(547b) Beyond Lcoe: Market-Based Design of Flexible Solar Thermal Systems

Dowling, A. W., University of Notre Dame
Zheng, T., University of Wisconsin-Madison
Peng, X., University of Wisconsin-Madison
Maravelias, C., University of Wisconsin-Madison
Root, T. W., University of Wisconsin - Madison
Zavala, V. M., University of Wisconsin-Madison
Fueled by diverse economic, social, and political factors, over 50% of electrical energy is expected to come from renewable sources by 2030 in states including California and New York. This poses new challenges for grid operators, as many renewable sources (e.g., solar, wind) are intermittent. New sources of flexibility are required to provide contingency and ensure generation always matches consumption.

Concentrated solar power (CSP) systems are a promising technology for providing both baseline and flexible energy to power grids. In brief, solar thermal energy is obtained by concentrating solar radiation into a heat transfer medium (e.g., Dowtherm A, molten salt, air) which ultimately used to drive a thermodynamic power cycle (e.g., Rankine, Brayton). Thermal energy storage (TES) is realized by installing insulated tanks. Thus, CSP systems with TES are dispatchable and able shift generation to times with intermittent solar irradiance. Current literature and Department of Energy evaluations focus on improving designs in order to reduce the so-called Levelized Cost of Electricity (LCOE) (i.e., the average electricity generation cost) [1]. We argue that this approach dramatically underutilizes the inherent flexibility of CSP systems, as it neglects the time value of electricity [2]. This is important because in many regions of the world electrical energy is traded in multiscale wholesale markets that exhibiti significant price fluctuations.
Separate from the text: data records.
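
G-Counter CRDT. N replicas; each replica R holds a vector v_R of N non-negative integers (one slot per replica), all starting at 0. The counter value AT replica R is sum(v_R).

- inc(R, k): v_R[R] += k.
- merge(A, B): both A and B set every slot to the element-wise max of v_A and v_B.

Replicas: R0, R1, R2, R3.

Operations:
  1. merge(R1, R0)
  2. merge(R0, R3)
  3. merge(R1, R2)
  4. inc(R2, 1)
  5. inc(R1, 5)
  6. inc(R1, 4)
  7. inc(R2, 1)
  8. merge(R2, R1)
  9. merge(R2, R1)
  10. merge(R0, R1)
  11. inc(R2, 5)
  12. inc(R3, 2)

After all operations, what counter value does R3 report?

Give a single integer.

Op 1: merge R1<->R0 -> R1=(0,0,0,0) R0=(0,0,0,0)
Op 2: merge R0<->R3 -> R0=(0,0,0,0) R3=(0,0,0,0)
Op 3: merge R1<->R2 -> R1=(0,0,0,0) R2=(0,0,0,0)
Op 4: inc R2 by 1 -> R2=(0,0,1,0) value=1
Op 5: inc R1 by 5 -> R1=(0,5,0,0) value=5
Op 6: inc R1 by 4 -> R1=(0,9,0,0) value=9
Op 7: inc R2 by 1 -> R2=(0,0,2,0) value=2
Op 8: merge R2<->R1 -> R2=(0,9,2,0) R1=(0,9,2,0)
Op 9: merge R2<->R1 -> R2=(0,9,2,0) R1=(0,9,2,0)
Op 10: merge R0<->R1 -> R0=(0,9,2,0) R1=(0,9,2,0)
Op 11: inc R2 by 5 -> R2=(0,9,7,0) value=16
Op 12: inc R3 by 2 -> R3=(0,0,0,2) value=2

Answer: 2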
In this talk, we present a general framework to co-optimize design decisions (i.e., collector field and storage sizing) and operational decisions (i.e., generation schedules and market participation) for CSP systems [3,4]. We use the framework to compare different performance metrics, such as LCOE, power purchase agreements (PPA) with time-of-day (TOD) factors, and net present value (NPV) with market revenues. Using historical market and solar irradiation data for California, we compute optimal designs with 15 hours of storage and minimum LCOE of 147 $ / MWh. We show that the average value of the electricity delivered to the grid, computed from historic market prices, is only 31 $ / MWh, indicating an implicit incentive of 116 $ / MWh from the LCOE mechanism. As a reference, average market prices in CA range from 20 $ / MWh (in the early morning and solar noon) to 50 $ / MWh (in the late evening) [2]. Motivated by these results, we compute the necessary incentives to facilitate direct CSP participation in California energy markets. We then discuss the link between the financial metric and the optimal design. In summary, we find that LCOE favors larger storage systems (10+ hours), as the value of electricity is time-invariant. In contrast, market-based mechanisms favor smaller storage systems (4 to 6 hours) that can take advantage of the dominant evening price spikes and provide ancillary services throughout the rest of the day. In conclusion, we argue that the proposed new market-based design approach can provide CSP technologies with a better value proposition and differentiation from cheaper non-dispatchable photovoltaic technologies.


[1] SunShot Initiative. https://energy.gov/eere/sunshot/sunshot-initiative

[2] Dowling, Zheng, Zavala (2017). Economic Assessment of Concentrated Solar Power Technologies: A Review. Renewable and Sustainable Energy Reviews 72, pg. 1019-1032.

[3] Dowling, Kumar, Zavala (2016). A Multi-Scale Optimization Framework for Electricity Market Participation. Applied Energy 190, pg. 147-164.

[4] Dowling, Dyreson, Miller, Zavala (2016). Economic Assessment and Optimal Operation of CSP System with TES in California Energy Markets. To Appear in Proceedings for SolarPACES 2016. Preprint available at zavalab.engr.wisc.edu.